Tthe eyes of the sun sound like a mad dream. But in engineer performance that meets the 60-year-old recommendation of our local star, NASA Parker Solar Probe shows that the dreams will really be fulfilled.
Built by the Johns Hopkins Applied Physics Laboratory, a probe launched in August broke two records on Monday: first, determining the shortest distance that spacecraft ever flew in relation to the sun, and secondly speeding faster than any spacecraft in history.
The Parker Solar probe was only 26.55 million kilometers (42.7 million kilometers) when it reached the closest orbit point in relation to the sun – called the perihelion – at 10:28 pm East on Monday evening, pampering an unprecedented 213,200 miles per hour at the collection of scientific data.
But this record is only the first of many that breaks the probe, explains project manager Andrew Driesman of Johns Hopkins APL in a news video.
"Closer to the sun than any other spacecraft"

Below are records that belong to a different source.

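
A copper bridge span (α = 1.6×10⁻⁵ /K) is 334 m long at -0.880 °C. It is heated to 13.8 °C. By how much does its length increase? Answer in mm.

ΔL = 78.4 mm

|ΔT| = |13.8 − (-0.880)| = 14.680 K
ΔL = αL₀ΔT = (1.6×10⁻⁵)(334)(14.680) = 7.84×10⁻² m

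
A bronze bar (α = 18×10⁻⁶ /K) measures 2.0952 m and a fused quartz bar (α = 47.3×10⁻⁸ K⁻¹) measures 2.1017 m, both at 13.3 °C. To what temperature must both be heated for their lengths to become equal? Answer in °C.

Equal length when α₁L₁ΔT − α₂L₂ΔT = L₂ − L₁ = 6.50×10⁻³ m
α₁L₁ = 3.77136×10⁻⁵, α₂L₂ = 9.941041×10⁻⁷ → Δ(αL) = 3.67194959×10⁻⁵ m/K
ΔT = 6.50×10⁻³ / 3.67194959×10⁻⁵ = 177.018 K, so T = 13.3 + 177.018 = 190.318 °C

T = 190.3 °C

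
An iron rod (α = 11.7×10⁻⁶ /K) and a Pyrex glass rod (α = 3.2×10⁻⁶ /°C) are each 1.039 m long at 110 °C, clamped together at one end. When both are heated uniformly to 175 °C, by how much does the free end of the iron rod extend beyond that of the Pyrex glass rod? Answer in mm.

ΔT = 65 K
iron: ΔL = 11.7×10⁻⁶ × 1.039 m × 65 = 7.9016×10⁻⁴ m = 0.79016 mm
Pyrex glass: ΔL = 3.2×10⁻⁶ × 1.039 m × 65 = 2.1611×10⁻⁴ m = 0.21611 mm
difference = 0.79016 − 0.21611 = 0.57405 mm

0.574 mm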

"We will go closer to the sun than any other spacecraft has disappeared before. We will not do it once, we will not do it twice – we will do it 24 times, and that's scary."
At this first encounter, it went through a 26.55-million-mile probe from the surface of the sun, which is comparable to the previous record that Helios 2 reached near 27 million miles in 1976. Over the next seven years, the probe uses Venus gravity, to move on closer and closer loops. It is planned that by the end of the mission in 2025 it would immerse 3.8 million kilometers from the surface.

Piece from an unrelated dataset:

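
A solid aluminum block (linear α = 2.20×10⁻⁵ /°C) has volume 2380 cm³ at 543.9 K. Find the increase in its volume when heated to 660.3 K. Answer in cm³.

Isotropic solid: β ≈ 3α = 6.6×10⁻⁵ /K; ΔT = 116.4 K
ΔV = 3αV₀ΔT = 3(2.20×10⁻⁵)(2380)(116.4) = 18.3 cm³

ΔV = 18.3 cm³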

But in hell heat and harsh radiation scientists are looking forward to studying solar magnetic fields, plasma and energy particles. Getting so close to the sun places Parker Solar directly into the solar corona, the atmosphere around the Sun, reaching 2500 degrees Fahrenheit (or 1377 degrees Celsius), which transcends the temperature of the surface itself.
It is here
To defeat the heat, the spacecraft protects its sunny side with a heat shield called Thermal protection system. Its name with a low level of creativity reflects how little this probe component is. A 160-pound shield, a 4.5-inch foam core located between the superheated carbon composite, has such a high heat capacity that it can withstand 820 degrees Fahrenheit while keeping the instruments safely captured at room temperature.
Even in the Thermal Protection system, heat invites researchers to make communication simple. From four different beacon tones, it confirms that everything is fine, while the other three show different types of problems. In the days around the perihelion, however, solar radio emissions will turn off communications until the spacecraft responds with a beep.
"Mostly we will not be in contact with the spacecraft during a meeting, so the only thing we have to do is beacons," says Sanae Kubota, the lead leader in error.
Using data – which takes about 30 minutes to transfer between the probe and the Earth – scientists are looking for a better understanding spatial weather, such as solar winds. Although the sun is 92.96 million kilometers long, space weather affects both astronauts and inhabitants back on Earth by discarding satellites, including GPS systems.
For the fastest spacecraft, when the scientific data that the probe collects can not come fast enough. Because of the orientation of the spacecraft in the sun, scientists have to wait a few weeks before the data can be transferred back to Earth.